Photo by Colin Price

Food Styling by Emily Caneer

This plant-based egg scramble is fluffy, soft, and sunny with a true egg-y flavor. For a simple and balanced breakfast to get your day started, serve with some easy sheet-pan potatoes. Or dress it up any way for lunch and dinner!


Ingredients

  • 1 (8oz) Hodo All-Day Egg Scramble LOCATE PRODUCT

  • 2 lbs red potatoes, cleaned and diced

  • 1/2 a red bell pepper, deseeded and chopped into small pieces

  • 1 tbsp smoked paprika

  • 1 sprig rosemary, stripped and chopped

  • 2 tsp thyme, dried or fresh leaves

  • 3 cloves garlic, minced

  • 3 tbsp oil

  • Salt and pepper to taste

Instructions

  1. Prepare your potatoes, bell pepper, and spices and toss together with a couple of tablespoons of oil.

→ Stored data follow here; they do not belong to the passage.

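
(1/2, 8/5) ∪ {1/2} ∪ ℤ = ℤ ∪ [1/2, 8/5)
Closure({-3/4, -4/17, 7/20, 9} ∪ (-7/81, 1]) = {-3/4, -4/17, 9} ∪ [-7/81, 1]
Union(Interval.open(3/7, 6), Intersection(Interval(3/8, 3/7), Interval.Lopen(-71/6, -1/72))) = Interval.open(3/7, 6)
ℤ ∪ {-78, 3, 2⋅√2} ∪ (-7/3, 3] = ℤ ∪ (-7/3, 3]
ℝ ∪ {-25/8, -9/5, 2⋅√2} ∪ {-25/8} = ℝ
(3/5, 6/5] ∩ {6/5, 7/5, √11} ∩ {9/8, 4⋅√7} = ∅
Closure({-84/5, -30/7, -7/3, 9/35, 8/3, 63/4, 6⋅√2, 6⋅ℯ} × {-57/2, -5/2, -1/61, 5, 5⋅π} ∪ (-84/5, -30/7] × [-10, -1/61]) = ([-84/5, -30/7] × [-10, -1/61]) ∪ ({-84/5, -30/7, -7/3, 9/35, 8/3, 63/4, 6⋅√2, 6⋅ℯ} × {-57/2, -5/2, -1/61, 5, 5⋅π})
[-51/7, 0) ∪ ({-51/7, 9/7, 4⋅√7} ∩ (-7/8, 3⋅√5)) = [-51/7, 0) ∪ {9/7}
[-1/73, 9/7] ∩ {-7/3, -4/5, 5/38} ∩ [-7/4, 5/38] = {5/38}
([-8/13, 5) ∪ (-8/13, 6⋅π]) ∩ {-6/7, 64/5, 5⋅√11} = {64/5, 5⋅√11}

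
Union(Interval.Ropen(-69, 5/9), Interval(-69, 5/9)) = Interval(-69, 5/9)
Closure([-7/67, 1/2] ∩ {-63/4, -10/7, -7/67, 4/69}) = {-7/67, 4/69}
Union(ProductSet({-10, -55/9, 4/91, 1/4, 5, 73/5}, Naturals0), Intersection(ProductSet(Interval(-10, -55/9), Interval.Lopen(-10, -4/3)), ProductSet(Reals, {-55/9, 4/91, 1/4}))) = Union(ProductSet({-10, -55/9, 4/91, 1/4, 5, 73/5}, Naturals0), ProductSet(Interval(-10, -55/9), {-55/9}))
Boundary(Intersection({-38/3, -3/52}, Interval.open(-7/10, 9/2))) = {-3/52}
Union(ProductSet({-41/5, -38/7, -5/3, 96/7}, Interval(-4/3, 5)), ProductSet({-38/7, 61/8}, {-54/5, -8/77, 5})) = Union(ProductSet({-38/7, 61/8}, {-54/5, -8/77, 5}), ProductSet({-41/5, -38/7, -5/3, 96/7}, Interval(-4/3, 5)))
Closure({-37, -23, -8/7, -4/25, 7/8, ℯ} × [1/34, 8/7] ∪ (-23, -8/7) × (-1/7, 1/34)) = ({-23, -8/7} × [-1/7, 1/34]) ∪ ([-23, -8/7] × {-1/7, 1/34}) ∪ ((-23, -8/7) × (-1/7, 1/34)) ∪ ({-37, -23, -8/7, -4/25, 7/8, ℯ} × [1/34, 8/7])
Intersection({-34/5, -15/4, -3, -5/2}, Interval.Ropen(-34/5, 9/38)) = {-34/5, -15/4, -3, -5/2}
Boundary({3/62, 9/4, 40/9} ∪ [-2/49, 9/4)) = {-2/49, 9/4, 40/9}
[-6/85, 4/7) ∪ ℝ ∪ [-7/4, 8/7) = (-∞, ∞)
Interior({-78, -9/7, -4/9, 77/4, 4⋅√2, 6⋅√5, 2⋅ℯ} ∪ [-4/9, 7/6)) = (-4/9, 7/6)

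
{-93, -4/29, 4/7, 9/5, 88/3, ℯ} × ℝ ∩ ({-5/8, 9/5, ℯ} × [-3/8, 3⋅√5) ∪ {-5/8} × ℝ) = {9/5, ℯ} × [-3/8, 3⋅√5)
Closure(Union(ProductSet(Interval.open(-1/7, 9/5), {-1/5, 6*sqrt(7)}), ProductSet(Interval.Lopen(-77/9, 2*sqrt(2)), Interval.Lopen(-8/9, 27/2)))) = Union(ProductSet({-77/9, 2*sqrt(2)}, Interval(-8/9, 27/2)), ProductSet(Interval(-77/9, 2*sqrt(2)), {-8/9, 27/2}), ProductSet(Interval.Lopen(-77/9, 2*sqrt(2)), Interval.Lopen(-8/9, 27/2)), ProductSet(Interval(-1/7, 9/5), {6*sqrt(7)}), ProductSet(Interval.open(-1/7, 9/5), {-1/5, 6*sqrt(7)}))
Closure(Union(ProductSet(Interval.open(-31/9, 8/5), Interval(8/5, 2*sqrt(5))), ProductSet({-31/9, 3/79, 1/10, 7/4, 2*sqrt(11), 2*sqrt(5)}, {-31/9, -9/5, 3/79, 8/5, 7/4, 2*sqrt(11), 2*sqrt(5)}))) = Union(ProductSet({-31/9, 3/79, 1/10, 7/4, 2*sqrt(11), 2*sqrt(5)}, {-31/9, -9/5, 3/79, 8/5, 7/4, 2*sqrt(11), 2*sqrt(5)}), ProductSet(Interval(-31/9, 8/5), Interval(8/5, 2*sqrt(5))))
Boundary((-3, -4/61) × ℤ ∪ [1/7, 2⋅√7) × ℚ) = ([-3, -4/61] × ℤ) ∪ ([1/7, 2⋅√7] × ℝ)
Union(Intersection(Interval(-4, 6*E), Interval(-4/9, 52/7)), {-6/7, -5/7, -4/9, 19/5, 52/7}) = Union({-6/7, -5/7}, Interval(-4/9, 52/7))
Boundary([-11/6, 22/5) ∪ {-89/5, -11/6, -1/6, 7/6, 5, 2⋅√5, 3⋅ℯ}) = {-89/5, -11/6, 22/5, 5, 2⋅√5, 3⋅ℯ}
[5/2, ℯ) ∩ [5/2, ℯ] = [5/2, ℯ)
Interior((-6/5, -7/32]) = (-6/5, -7/32)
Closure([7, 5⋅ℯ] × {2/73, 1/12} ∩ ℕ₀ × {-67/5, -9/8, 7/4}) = ∅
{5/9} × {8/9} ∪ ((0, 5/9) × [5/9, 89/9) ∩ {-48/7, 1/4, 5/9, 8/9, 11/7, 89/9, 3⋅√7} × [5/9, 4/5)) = ({5/9} × {8/9}) ∪ ({1/4} × [5/9, 4/5))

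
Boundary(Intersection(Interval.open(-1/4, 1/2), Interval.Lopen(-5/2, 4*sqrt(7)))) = {-1/4, 1/2}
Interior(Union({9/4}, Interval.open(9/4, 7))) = Interval.open(9/4, 7)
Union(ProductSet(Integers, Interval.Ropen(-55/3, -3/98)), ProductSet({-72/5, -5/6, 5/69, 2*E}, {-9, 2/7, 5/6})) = Union(ProductSet({-72/5, -5/6, 5/69, 2*E}, {-9, 2/7, 5/6}), ProductSet(Integers, Interval.Ropen(-55/3, -3/98)))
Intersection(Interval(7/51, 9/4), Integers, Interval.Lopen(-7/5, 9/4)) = Range(1, 3, 1)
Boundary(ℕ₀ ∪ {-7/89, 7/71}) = {-7/89, 7/71} ∪ ℕ₀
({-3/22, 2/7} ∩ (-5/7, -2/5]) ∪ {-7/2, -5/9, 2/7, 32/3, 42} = {-7/2, -5/9, 2/7, 32/3, 42}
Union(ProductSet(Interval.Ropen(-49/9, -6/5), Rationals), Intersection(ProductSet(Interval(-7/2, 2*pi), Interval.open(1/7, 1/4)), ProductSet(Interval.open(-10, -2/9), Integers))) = ProductSet(Interval.Ropen(-49/9, -6/5), Rationals)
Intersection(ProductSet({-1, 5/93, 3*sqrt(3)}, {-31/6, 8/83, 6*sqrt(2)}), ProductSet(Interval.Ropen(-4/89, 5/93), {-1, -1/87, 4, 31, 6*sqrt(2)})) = EmptySet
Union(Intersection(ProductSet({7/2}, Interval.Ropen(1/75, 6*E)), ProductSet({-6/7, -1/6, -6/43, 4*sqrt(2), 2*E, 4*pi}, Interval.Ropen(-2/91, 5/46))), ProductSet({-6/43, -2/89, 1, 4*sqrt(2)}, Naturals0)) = ProductSet({-6/43, -2/89, 1, 4*sqrt(2)}, Naturals0)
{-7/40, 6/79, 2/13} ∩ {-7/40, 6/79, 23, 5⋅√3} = {-7/40, 6/79}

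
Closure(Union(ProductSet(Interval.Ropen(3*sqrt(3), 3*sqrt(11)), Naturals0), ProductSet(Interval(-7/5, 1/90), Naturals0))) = ProductSet(Union(Interval(-7/5, 1/90), Interval(3*sqrt(3), 3*sqrt(11))), Naturals0)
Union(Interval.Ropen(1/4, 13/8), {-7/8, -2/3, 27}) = Union({-7/8, -2/3, 27}, Interval.Ropen(1/4, 13/8))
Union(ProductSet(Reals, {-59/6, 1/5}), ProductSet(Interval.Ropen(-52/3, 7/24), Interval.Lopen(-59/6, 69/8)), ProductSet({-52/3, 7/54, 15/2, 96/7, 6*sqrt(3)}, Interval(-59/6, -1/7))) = Union(ProductSet({-52/3, 7/54, 15/2, 96/7, 6*sqrt(3)}, Interval(-59/6, -1/7)), ProductSet(Interval.Ropen(-52/3, 7/24), Interval.Lopen(-59/6, 69/8)), ProductSet(Reals, {-59/6, 1/5}))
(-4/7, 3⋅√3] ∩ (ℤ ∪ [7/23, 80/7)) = {0, 1, …, 5} ∪ [7/23, 3⋅√3]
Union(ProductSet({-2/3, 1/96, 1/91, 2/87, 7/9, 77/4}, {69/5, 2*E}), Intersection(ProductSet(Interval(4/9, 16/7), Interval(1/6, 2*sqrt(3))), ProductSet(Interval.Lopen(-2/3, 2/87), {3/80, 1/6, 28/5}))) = ProductSet({-2/3, 1/96, 1/91, 2/87, 7/9, 77/4}, {69/5, 2*E})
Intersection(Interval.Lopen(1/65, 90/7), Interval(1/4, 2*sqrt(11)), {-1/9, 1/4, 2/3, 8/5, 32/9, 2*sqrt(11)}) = {1/4, 2/3, 8/5, 32/9, 2*sqrt(11)}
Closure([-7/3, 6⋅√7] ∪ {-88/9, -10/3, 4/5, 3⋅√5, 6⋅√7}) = {-88/9, -10/3} ∪ [-7/3, 6⋅√7]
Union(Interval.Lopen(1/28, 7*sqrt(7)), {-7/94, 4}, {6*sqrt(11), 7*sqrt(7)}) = Union({-7/94, 6*sqrt(11)}, Interval.Lopen(1/28, 7*sqrt(7)))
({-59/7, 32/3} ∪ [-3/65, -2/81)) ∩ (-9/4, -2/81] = [-3/65, -2/81)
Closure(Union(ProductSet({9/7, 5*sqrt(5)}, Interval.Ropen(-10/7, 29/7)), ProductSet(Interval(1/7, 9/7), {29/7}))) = Union(ProductSet({9/7, 5*sqrt(5)}, Interval(-10/7, 29/7)), ProductSet(Interval(1/7, 9/7), {29/7}))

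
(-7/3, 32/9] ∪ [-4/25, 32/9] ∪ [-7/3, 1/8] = [-7/3, 32/9]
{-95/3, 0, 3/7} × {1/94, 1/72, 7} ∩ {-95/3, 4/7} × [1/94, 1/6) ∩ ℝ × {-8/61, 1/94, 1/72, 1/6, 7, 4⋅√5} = {-95/3} × {1/94, 1/72}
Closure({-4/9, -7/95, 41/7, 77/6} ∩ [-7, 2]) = {-4/9, -7/95}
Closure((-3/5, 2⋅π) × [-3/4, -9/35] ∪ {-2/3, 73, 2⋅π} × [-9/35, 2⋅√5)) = ([-3/5, 2⋅π] × [-3/4, -9/35]) ∪ ({-2/3, 73, 2⋅π} × [-9/35, 2⋅√5])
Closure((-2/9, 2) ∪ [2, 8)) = [-2/9, 8]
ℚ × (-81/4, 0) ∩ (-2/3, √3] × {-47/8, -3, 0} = (ℚ ∩ (-2/3, √3]) × {-47/8, -3}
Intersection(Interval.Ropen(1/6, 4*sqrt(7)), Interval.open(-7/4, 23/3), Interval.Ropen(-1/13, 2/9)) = Interval.Ropen(1/6, 2/9)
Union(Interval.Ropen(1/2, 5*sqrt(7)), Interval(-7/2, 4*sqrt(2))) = Interval.Ropen(-7/2, 5*sqrt(7))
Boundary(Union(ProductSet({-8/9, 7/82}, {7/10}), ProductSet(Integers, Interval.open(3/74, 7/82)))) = Union(ProductSet({-8/9, 7/82}, {7/10}), ProductSet(Integers, Interval(3/74, 7/82)))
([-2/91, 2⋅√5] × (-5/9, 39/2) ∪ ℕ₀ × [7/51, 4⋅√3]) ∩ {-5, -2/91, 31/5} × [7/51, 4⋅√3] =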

  2. Set oven to 400F, line a sheet pan with parchment and spread out the seasoned potatoes, then roast for about 30 minutes.

  3. When potatoes are ready, heat up the remaining oil in a skillet over medium-high heat, and sauté the contents of one packet of the Hodo Vegan All-Day Egg Scramble until desired texture.

  4. Lay it all out with your favorite breakfast spread and enjoy!